|African-American baseball team, Danbury, Connecticut, image ca. 1880 by Edward David Ritton (1823-1892) (Image rights)|
In 1847 Claude Félix Abel Niépce de Saint-Victor, nephew of Nicéphore Niépce, invented a photographic process that included preparing glass plates by coating with a mixture of egg-white, salt and potassium iodide. The plates were dried for later use, and before exposure they were sensitized with an acid solution of silver nitrate. After exposure the plates were developed in gallic acid. The process gave fine images but was slow. It was the first acknowledged process to give negatives on glass.
The Albumen print was invented in 1850 by Louis Désiré Blanquart-Evrard. "It used the protein albumen found in egg whites to bind the photographic chemicals to the paper"[wikipedia]. It was suitable for making paper prints from the glass negatives obtained from the wet-collodion process of Frederick Scott Archer.

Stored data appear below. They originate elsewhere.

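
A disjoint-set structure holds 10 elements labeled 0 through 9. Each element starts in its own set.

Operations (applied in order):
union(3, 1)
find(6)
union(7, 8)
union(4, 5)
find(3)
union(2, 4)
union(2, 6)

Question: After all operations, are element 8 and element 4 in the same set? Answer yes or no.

Answer: no

Derivation:
Step 1: union(3, 1) -> merged; set of 3 now {1, 3}
Step 2: find(6) -> no change; set of 6 is {6}
Step 3: union(7, 8) -> merged; set of 7 now {7, 8}
Step 4: union(4, 5) -> merged; set of 4 now {4, 5}
Step 5: find(3) -> no change; set of 3 is {1, 3}
Step 6: union(2, 4) -> merged; set of 2 now {2, 4, 5}
Step 7: union(2, 6) -> merged; set of 2 now {2, 4, 5, 6}
Set of 8: {7, 8}; 4 is not a member.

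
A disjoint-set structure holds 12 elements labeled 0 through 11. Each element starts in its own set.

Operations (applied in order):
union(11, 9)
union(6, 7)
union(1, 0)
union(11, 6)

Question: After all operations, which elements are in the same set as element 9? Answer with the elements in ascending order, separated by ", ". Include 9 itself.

Step 1: union(11, 9) -> merged; set of 11 now {9, 11}
Step 2: union(6, 7) -> merged; set of 6 now {6, 7}
Step 3: union(1, 0) -> merged; set of 1 now {0, 1}
Step 4: union(11, 6) -> merged; set of 11 now {6, 7, 9, 11}
Component of 9: {6, 7, 9, 11}

Answer: 6, 7, 9, 11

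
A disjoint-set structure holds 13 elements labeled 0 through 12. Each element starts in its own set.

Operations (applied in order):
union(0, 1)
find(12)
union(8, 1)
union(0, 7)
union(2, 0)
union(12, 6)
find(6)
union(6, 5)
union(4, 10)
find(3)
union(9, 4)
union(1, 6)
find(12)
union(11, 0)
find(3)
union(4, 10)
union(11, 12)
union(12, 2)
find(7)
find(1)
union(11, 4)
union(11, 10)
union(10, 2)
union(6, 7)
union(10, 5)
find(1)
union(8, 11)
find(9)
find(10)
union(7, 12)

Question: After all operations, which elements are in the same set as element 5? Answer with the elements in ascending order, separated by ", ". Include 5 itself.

Answer: 0, 1, 2, 4, 5, 6, 7, 8, 9, 10, 11, 12

Derivation:
Step 1: union(0, 1) -> merged; set of 0 now {0, 1}
Step 2: find(12) -> no change; set of 12 is {12}
Step 3: union(8, 1) -> merged; set of 8 now {0, 1, 8}
Step 4: union(0, 7) -> merged; set of 0 now {0, 1, 7, 8}
Step 5: union(2, 0) -> merged; set of 2 now {0, 1, 2, 7, 8}
Step 6: union(12, 6) -> merged; set of 12 now {6, 12}
Step 7: find(6) -> no change; set of 6 is {6, 12}
Step 8: union(6, 5) -> merged; set of 6 now {5, 6, 12}
Step 9: union(4, 10) -> merged; set of 4 now {4, 10}
Step 10: find(3) -> no change; set of 3 is {3}
Step 11: union(9, 4) -> merged; set of 9 now {4, 9, 10}
Step 12: union(1, 6) -> merged; set of 1 now {0, 1, 2, 5, 6, 7, 8, 12}
Step 13: find(12) -> no change; set of 12 is {0, 1, 2, 5, 6, 7, 8, 12}
Step 14: union(11, 0) -> merged; set of 11 now {0, 1, 2, 5, 6, 7, 8, 11, 12}
Step 15: find(3) -> no change; set of 3 is {3}
Step 16: union(4, 10) -> already same set; set of 4 now {4, 9, 10}
Step 17: union(11, 12) -> already same set; set of 11 now {0, 1, 2, 5, 6, 7, 8, 11, 12}
Step 18: union(12, 2) -> already same set; set of 12 now {0, 1, 2, 5, 6, 7, 8, 11, 12}
Step 19: find(7) -> no change; set of 7 is {0, 1, 2, 5, 6, 7, 8, 11, 12}
Step 20: find(1) -> no change; set of 1 is {0, 1, 2, 5, 6, 7, 8, 11, 12}
Step 21: union(11, 4) -> merged; set of 11 now {0, 1, 2, 4, 5, 6, 7, 8, 9, 10, 11, 12}
Step 22: union(11, 10) -> already same set; set of 11 now {0, 1, 2, 4, 5, 6, 7, 8, 9, 10, 11, 12}
Step 23: union(10, 2) -> already same set; set of 10 now {0, 1, 2, 4, 5, 6, 7, 8, 9, 10, 11, 12}
Step 24: union(6, 7) -> already same set; set of 6 now {0, 1, 2, 4, 5, 6, 7, 8, 9, 10, 11, 12}
Step 25: union(10, 5) -> already same set; set of 10 now {0, 1, 2, 4, 5, 6, 7, 8, 9, 10, 11, 12}
Step 26: find(1) -> no change; set of 1 is {0, 1, 2, 4, 5, 6, 7, 8, 9, 10, 11, 12}
Step 27: union(8, 11) -> already same set; set of 8 now {0, 1, 2, 4, 5, 6, 7, 8, 9, 10, 11, 12}
Step 28: find(9) -> no change; set of 9 is {0, 1, 2, 4, 5, 6, 7, 8, 9, 10, 11, 12}
Step 29: find(10) -> no change; set of 10 is {0, 1, 2, 4, 5, 6, 7, 8, 9, 10, 11, 12}
Step 30: union(7, 12) -> already same set; set of 7 now {0, 1, 2, 4, 5, 6, 7, 8, 9, 10, 11, 12}
Component of 5: {0, 1, 2, 4, 5, 6, 7, 8, 9, 10, 11, 12}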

The Albumen print became popular when used for the first world-wide photo print standard, the Carte de Visite of André-Adolphe-Eugène Disdéri.
The Collodion-Albumen Process is an early dry plate photographic process, based on the wet-collodion process, but additionally treating the plates with a solution of albumen (egg-white) and ammonia, potassium iodine, potassium bromide and iodine tincture - and allowing them to dry. The process was invented in 1861 by Joseph Sidebotham who was also one of the microfilm pioneers. The albumen plates are less sensitive (by about two stops) than the wet plates, and tend to have harder contrast - however, being dry, can be prepared in advance and be transported without the preparation chemicals and equipment necessary for the wet processes.